介護保険制度で薬局と薬剤師が関わるサービス内容・役割

1. 居宅療養管理指導業者としての役割

 介護サービス事業の内、薬局や薬剤師が業務として関わるサービスには、居宅療養管理指導と介護予防居宅管理指導が該当し医療保険の給付対象である訪問薬剤管理指導と仕事内容は、ほとんど同じです。

保険薬局として許可を受けていれば、別途申請しなくても居宅療養管理指導の業者として指定されるので、業務を行うことが可能で、これは介護保険法上で定められているみなし規定によるものです。

 通常、介護サービス事業を行うには、都道府県知事の指定や認可が必要になり、制度施行時には、保険給付対象の事業者になるため、数多くの業者が参入しました。

ですが、保険薬局の指定薬局の場合は、すでに指定されているものとみなし、居宅療養管理指導業者となることが出来るという事です。

居宅療養管理指導・介護予防居宅管理指導に関しては、薬剤師・医師などがその業務を行えますが、居宅サービスと異なり、支給限度額枠の適応外の扱いになっています。

みなし規定の対象施設と事業
みなし規定対象施設 みなし指定事業
特定養護老人ホーム 介護老人福祉施設
老人保健施設 介護老人保健施設
介護老人保健施設、
指定介護療養型医療施設
短期入所療養介護
介護老人保健施設 通所リハビリテーション
病院、
診療所、
訪問看護リハビリテーション
訪問看護
病院、
診療所
訪問リハビリテーション
病院、
診療所、
保険薬局
居宅療養管理指導

2. 介護支援事業者・介護支援専門員(ケアマネジャー)としての役割

 薬剤師の免許を持っていれば、実務経験・職歴など一定の資格要件をクリアする必要はありますが、受験することが可能で試験に合格すると、介護支援専門員(ケアマネージャー)の資格を取得することができる職種の一つとなっています。

介護支援事業者としての仕事も薬局において行うことも可能ですし、利用者からの依頼を受けサービス計画(ケアプラン)の策定業務をケアマネジャーとして引き受けることも可能になります。

3. 介護認定審査会委員としての役割

 市町村の受付窓口で利用者から要介護認定の申請手続きが行われた場合は、介護認定審査会において二次判定審査が実施されます。

この認定委員会の構成メンバーは市町村長が任命することになっており、医療分野、保健・福祉分野の専門家や有識者が指名され、医師、看護師、薬剤師などが対象になります。

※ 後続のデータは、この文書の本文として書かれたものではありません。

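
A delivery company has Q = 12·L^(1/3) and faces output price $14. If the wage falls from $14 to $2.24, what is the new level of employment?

From P·MP_L = w with MP_L = 4·L^(-2/3), the labor demand is L(w) = (56/w)^(3/2).
At w = 14: L = 8. At w = 2.24: L = 125.

L* = 125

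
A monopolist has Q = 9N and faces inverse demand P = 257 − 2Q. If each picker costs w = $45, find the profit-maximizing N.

N* = 7

Marginal revenue from the inverse demand is MR = 257 − 4Q.
The marginal product is MP_N = 9.
A monopolist hires until marginal revenue product equals the wage: MR·MP_N = w.
(257 − 36N)·9 = 45, so N = 7.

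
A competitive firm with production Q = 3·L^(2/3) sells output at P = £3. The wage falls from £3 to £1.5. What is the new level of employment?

From P·MP_L = w with MP_L = 2·L^(-1/3), the labor demand is L(w) = (6/w)^(3).
At w = 3: L = 8. At w = 1.5: L = 64.

L* = 64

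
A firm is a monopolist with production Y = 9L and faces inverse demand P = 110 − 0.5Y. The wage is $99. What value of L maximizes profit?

Marginal revenue from the inverse demand is MR = 110 − Y.
The marginal product is MP_L = 9.
A monopolist hires until marginal revenue product equals the wage: MR·MP_L = w.
(110 − 9L)·9 = 99, so L = 11.

L* = 11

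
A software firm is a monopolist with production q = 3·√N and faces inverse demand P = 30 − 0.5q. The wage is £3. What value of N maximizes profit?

Marginal revenue from the inverse demand is MR = 30 − q.
The marginal product is MP_N = 1.5·N^(-1/2).
A monopolist hires until marginal revenue product equals the wage: MR·MP_N = w.
At N, q = 3·√N. Substituting and solving: (30 − 3·√N)·1.5·N^(-1/2) = 3 gives N = 36.

N* = 36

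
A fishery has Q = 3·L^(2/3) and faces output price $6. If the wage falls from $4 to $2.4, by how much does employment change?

From P·MP_L = w with MP_L = 2·L^(-1/3), the labor demand is L(w) = (12/w)^(3).
At w = 4: L = 27. At w = 2.4: L = 125.
ΔL = 125 − 27 = 98.

ΔL = 98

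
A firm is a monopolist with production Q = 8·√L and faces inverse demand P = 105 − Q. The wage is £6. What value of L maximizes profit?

Marginal revenue from the inverse demand is MR = 105 − 2Q.
The marginal product is MP_L = 4·L^(-1/2).
A monopolist hires until marginal revenue product equals the wage: MR·MP_L = w.
At L, Q = 8·√L. Substituting and solving: (105 − 16·√L)·4·L^(-1/2) = 6 gives L = 36.

L* = 36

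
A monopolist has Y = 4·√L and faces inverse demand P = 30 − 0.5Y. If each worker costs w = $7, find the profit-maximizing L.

Marginal revenue from the inverse demand is MR = 30 − Y.
The marginal product is MP_L = 2·L^(-1/2).
A monopolist hires until marginal revenue product equals the wage: MR·MP_L = w.
At L, Y = 4·√L. Substituting and solving: (30 − 4·√L)·2·L^(-1/2) = 7 gives L = 16.

L* = 16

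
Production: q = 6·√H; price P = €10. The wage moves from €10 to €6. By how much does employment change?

ΔH = 16

From P·MP_H = w with MP_H = 3·H^(-1/2), the labor demand is H(w) = (30/w)^(2).
At w = 10: H = 9. At w = 6: H = 25.
ΔH = 25 − 9 = 16.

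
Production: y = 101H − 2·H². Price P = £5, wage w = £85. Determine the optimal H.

The marginal product of H is MP_H = 101 − 4H.
A price-taking firm hires until the value of the marginal product equals the wage: P·MP_H = w, so 5·(101 − 4H) = 85.
Then 101 − 4H = 17, giving H = 21.

H* = 21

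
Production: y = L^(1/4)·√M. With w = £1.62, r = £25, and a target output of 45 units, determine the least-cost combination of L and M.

L* = 625, M* = 81

Cost minimization requires the marginal rate of technical substitution to equal the input-price ratio: MP_L/MP_M = w/r.
Here MP_L/MP_M = (1/4)·(M/L)/(1/2) = 0.5·(M/L). Setting this equal to 1.62/25 = 0.0648 gives M = 0.1296L.
Substituting into y = 45: L^(1/4)·(0.1296L)^(1/2) = 45.
Solving, L = 625 and M = 81.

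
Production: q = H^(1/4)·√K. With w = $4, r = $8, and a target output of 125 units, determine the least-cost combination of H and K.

H* = 625, K* = 625

Cost minimization requires the marginal rate of technical substitution to equal the input-price ratio: MP_H/MP_K = w/r.
Here MP_H/MP_K = (1/4)·(K/H)/(1/2) = 0.5·(K/H). Setting this equal to 4/8 = 0.5 gives K = H.
Substituting into q = 125: H^(1/4)·(H)^(1/2) = 125.
Solving, H = 625 and K = 625.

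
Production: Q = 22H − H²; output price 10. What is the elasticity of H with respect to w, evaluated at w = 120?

From P·MP_H = w with MP_H = 22 − 2H, labor demand is H(w) = (22 − w/10)/2.
dH/dw = −1/(20) = -0.05.
At w = 120, H = 5, so ε = (dH/dw)·(w/H) = (-0.05)·(120/5) = -1.2.

ε = -1.2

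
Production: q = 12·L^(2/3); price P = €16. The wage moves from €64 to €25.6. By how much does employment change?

From P·MP_L = w with MP_L = 8·L^(-1/3), the labor demand is L(w) = (128/w)^(3).
At w = 64: L = 8. At w = 25.6: L = 125.
ΔL = 125 − 8 = 117.

ΔL = 117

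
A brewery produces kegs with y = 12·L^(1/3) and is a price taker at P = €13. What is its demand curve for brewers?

L(w) = (52/w)^(3/2)

MP_L = (1/3)·12·L^(-2/3) = 4·L^(-2/3).
Setting P·MP_L = w: 52·L^(-2/3) = w.
Solving for L: L^(-2/3) = w/52, so L = (52/w)^(3/2).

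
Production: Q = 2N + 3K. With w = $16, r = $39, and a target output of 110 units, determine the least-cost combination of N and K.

N* = 55, K* = 0

The inputs are perfect substitutes, so the firm uses whichever has the lower cost per unit of output.
Cost per unit of output via N is w/2 = 8; via K it is r/3 = 13. N is cheaper.
Producing Q = 110 with N alone: N = 55, K = 0.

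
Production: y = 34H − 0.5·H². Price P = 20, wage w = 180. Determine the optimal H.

H* = 25

The marginal product of H is MP_H = 34 − H.
A price-taking firm hires until the value of the marginal product equals the wage: P·MP_H = w, so 20·(34 − H) = 180.
Then 34 − H = 9, giving H = 25.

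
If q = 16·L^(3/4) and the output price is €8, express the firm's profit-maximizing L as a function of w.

MP_L = (3/4)·16·L^(-1/4) = 12·L^(-1/4).
Setting P·MP_L = w: 96·L^(-1/4) = w.
Solving for L: L^(-1/4) = w/96, so L = (96/w)^(4).

L(w) = (96/w)^(4)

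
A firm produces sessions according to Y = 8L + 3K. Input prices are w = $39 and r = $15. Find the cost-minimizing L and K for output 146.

The inputs are perfect substitutes, so the firm uses whichever has the lower cost per unit of output.
Cost per unit of output via L is w/8 = 4.875; via K it is r/3 = 5. L is cheaper.
Producing Y = 146 with L alone: L = 18.25, K = 0.

L* = 18.25, K* = 0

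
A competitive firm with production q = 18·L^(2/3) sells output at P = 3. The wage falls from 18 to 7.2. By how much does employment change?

From P·MP_L = w with MP_L = 12·L^(-1/3), the labor demand is L(w) = (36/w)^(3).
At w = 18: L = 8. At w = 7.2: L = 125.
ΔL = 125 − 8 = 117.

ΔL = 117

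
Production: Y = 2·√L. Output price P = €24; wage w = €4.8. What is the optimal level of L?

L* = 25

MP_L = (1/2)·2·L^(-1/2) = L^(-1/2).
Profit maximization for a price taker requires P·MP_L = w: 24·L^(-1/2) = 4.8.
So L^(-1/2) = 0.2, which gives L = 25.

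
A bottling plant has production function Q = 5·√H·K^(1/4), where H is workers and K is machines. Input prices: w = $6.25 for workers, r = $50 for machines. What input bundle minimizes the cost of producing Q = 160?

Cost minimization requires the marginal rate of technical substitution to equal the input-price ratio: MP_H/MP_K = w/r.
Here MP_H/MP_K = (1/2)·(K/H)/(1/4) = 2·(K/H). Setting this equal to 6.25/50 = 0.125 gives K = 0.0625H.
Substituting into Q = 160: 5·H^(1/2)·(0.0625H)^(1/4) = 160.
Solving, H = 256 and K = 16.

H* = 256, K* = 16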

任命された認定委員は、要介護度を決定する認定作業を担います。

4. 福祉用具貸与事業者としての役割

 介護保険給付が適用される福祉用具を販売したり扱うことができる業者を福祉用具貸与事業者と言いますが、一定要件をクリアすれば薬局でも指定業者として営業することが可能です。

5. 健康介護まちかど相談薬局事業としての役割

 健康介護まちかど相談薬局事業では、都道府県の薬剤師会が主となって、健康相談や介護保険に関する苦情相談を地域で受け付けたり、在宅医療の参画、包括支援センターとの連携などを行っています。